In order to explore these questions, we must first understand the background of the Israelites' stay in Egypt. According to traditional estimates, the people of Israel resided in Egypt for 210 years, and accordingly they became steeped in Egyptian culture. In the book of Ezekiel, God remembers appealing to the people of Israel, "Cast away, every one of you, the detestable things that you are drawn to and do not defile yourselves with the idolatries of Egypt.... But they defied Me and refused to listen to Me" (Ezekiel 20:7-8). The Midrash Rabbah notes that it was very difficult for the Israelites to abandon the Egyptian deities. And so before they could physically leave Egypt, they first had to abandon the Egyptian culture and recognize that they were a nation apart.
Interestingly, this language of separation does not begin until the fourth plague.
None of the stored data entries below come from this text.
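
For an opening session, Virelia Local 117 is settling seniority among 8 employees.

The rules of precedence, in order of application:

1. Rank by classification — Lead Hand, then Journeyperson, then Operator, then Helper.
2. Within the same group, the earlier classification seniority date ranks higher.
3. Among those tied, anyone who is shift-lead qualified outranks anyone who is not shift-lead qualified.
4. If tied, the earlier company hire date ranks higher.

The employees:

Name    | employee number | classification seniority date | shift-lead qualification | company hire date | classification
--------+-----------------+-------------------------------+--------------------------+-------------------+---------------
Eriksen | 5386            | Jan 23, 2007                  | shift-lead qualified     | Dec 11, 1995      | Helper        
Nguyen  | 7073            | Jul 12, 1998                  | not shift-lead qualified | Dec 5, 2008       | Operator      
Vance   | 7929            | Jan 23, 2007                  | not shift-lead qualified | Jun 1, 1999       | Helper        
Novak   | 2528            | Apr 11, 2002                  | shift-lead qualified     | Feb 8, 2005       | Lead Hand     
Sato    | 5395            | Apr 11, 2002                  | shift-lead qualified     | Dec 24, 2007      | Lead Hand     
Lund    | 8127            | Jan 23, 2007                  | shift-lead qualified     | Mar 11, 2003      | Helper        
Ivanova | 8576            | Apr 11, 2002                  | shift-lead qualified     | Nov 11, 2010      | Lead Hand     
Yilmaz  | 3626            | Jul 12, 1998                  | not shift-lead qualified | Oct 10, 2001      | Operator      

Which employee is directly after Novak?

Sato

By classification: Novak, Sato and Ivanova (Lead Hand); then Yilmaz and Nguyen (Operator); then Eriksen, Lund and Vance (Helper).
Novak, Sato and Ivanova all have classification seniority date Apr 11, 2002, so the next rule applies.
Novak, Sato and Ivanova are each shift-lead qualified, so the next rule applies.
Among Novak, Sato and Ivanova, by company hire date (earlier first): Novak (Feb 8, 2005) before Sato (Dec 24, 2007) before Ivanova (Nov 11, 2010).
Yilmaz and Nguyen both have classification seniority date Jul 12, 1998, so the next rule applies.
Yilmaz and Nguyen are each not shift-lead qualified, so the next rule applies.
Among Yilmaz and Nguyen, by company hire date (earlier first): Yilmaz (Oct 10, 2001) before Nguyen (Dec 5, 2008).
Eriksen, Lund and Vance all have classification seniority date Jan 23, 2007, so the next rule applies.
Among Eriksen, Lund and Vance, shift-lead qualified before not shift-lead qualified: Eriksen and Lund (shift-lead qualified) before Vance (not shift-lead qualified).
Among Eriksen and Lund, by company hire date (earlier first): Eriksen (Dec 11, 1995) before Lund (Mar 11, 2003).
Order: Novak, Sato, Ivanova, Yilmaz, Nguyen, Eriksen, Lund, Vance.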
Ibn Ezra, the classical Bible commentator, concludes from this that the first three plagues--those of blood, frogs, and lice--affected both Egyptians and Israelites indiscriminately. It has been suggested that the first three plagues were specifically directed at undermining Egyptian gods. Egypt worshipped the Nile, a symbol of fertility, which is subverted in the first plague into a bloody symbol of death. The Egyptians had a fertility goddess with the body of a woman and the head of a frog; suddenly, in the second plague, the country is overrun with frogs reproducing at a fantastic rate. The third plague, that of lice, was specifically aimed at the Egyptian cultic elite, because the ordinary commoners were generally covered in lice anyway (from Binah B'Mikrah on Parshat Va'era). Since the Israelites had been worshipping Egypt's gods as well, both the Israelites and the Egyptians were afflicted by these first three plagues.
Beginning with the fourth plague, though, God begins to teach the Israelites of their separate and unique status. This process continues throughout the rest of the plagues, and its climax is the paschal offering. The Egyptians worshipped sheep and considered it an abomination to sacrifice them. In this ultimate act of cultural independence, the Israelites publicly sacrifice the gods of Egypt, and in this way proclaim their own identity. Only when the Israelites realize that they are a separate nation are they able to leave Egypt to pursue their own destiny. It is this birth of national consciousness that we celebrate this Shabbat.